[Pipelining] Relax scale_grads assert (pytorch#145010)

wconstab · pytorchmergebot · commit 64e54d5af638 · 2025-01-17T21:33:28.000Z
The assert felt morally valid- if no gradients are scaled, then something is definitely wrong with the setup. In one instance, PP + optimizer-in-backward (in torchtitan) resulted in grad=None after running .backward() and before scaling grads. On the other hand, the existing assert is too restrictive. It's possible that a model used with pipelining would have some parameters that do not receieve gradients, and we shouldn't hard-error in these cases. (E.g. if the parameter is literally not used, or is frozen). In the extreme case, the whole stage could be frozen. So we do not complain if no grads are scaled.

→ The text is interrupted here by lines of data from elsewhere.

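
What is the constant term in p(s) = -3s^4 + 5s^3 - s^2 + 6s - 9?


Read off the constant term: -9


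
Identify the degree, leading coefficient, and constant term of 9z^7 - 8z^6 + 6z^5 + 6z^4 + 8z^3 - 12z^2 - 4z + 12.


Highest power of z is 7, with coefficient 9. Constant term is 12.
Degree = 7, leading coefficient = 9, constant term = 12


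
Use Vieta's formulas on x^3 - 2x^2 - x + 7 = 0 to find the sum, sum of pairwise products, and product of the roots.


Monic cubic x^3+bx^2+cx+d=0: sum=-b, pairwise sum=c, product=-d.
b=-2, c=-1, d=7
r1+r2+r3 = 2
r1r2+r1r3+r2r3 = -1
r1r2r3 = -7


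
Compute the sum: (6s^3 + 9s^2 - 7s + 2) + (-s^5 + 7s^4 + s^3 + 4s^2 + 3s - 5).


Align terms by degree and add:
  6s^3 + 9s^2 - 7s + 2
  -s^5 + 7s^4 + s^3 + 4s^2 + 3s - 5
= -s^5 + 7s^4 + 7s^3 + 13s^2 - 4s - 3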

Pull Request resolved: pytorch#145010 Approved by: https://github.com/mori360, https://github.com/tianyu-l
diff --git a/torch/distributed/pipelining/stage.py b/torch/distributed/pipelining/stage.py
@@ -586,9 +586,9 @@ def scale_grads(self, grad_scale_factor: int) -> None:
         # PP scales only for its own contribution (microbatches), but relies on DP to scale further
         # for DP degree.
         if grad_scale_factor != 1:
-            for name, p in self.submod.named_parameters():
-                assert p.grad is not None, name
-                p.grad.div_(grad_scale_factor)
+            for p in self.submod.parameters():
+                if p.grad is not None:
+                    p.grad.div_(grad_scale_factor)
 
     def backward_maybe_with_nosync(
         self,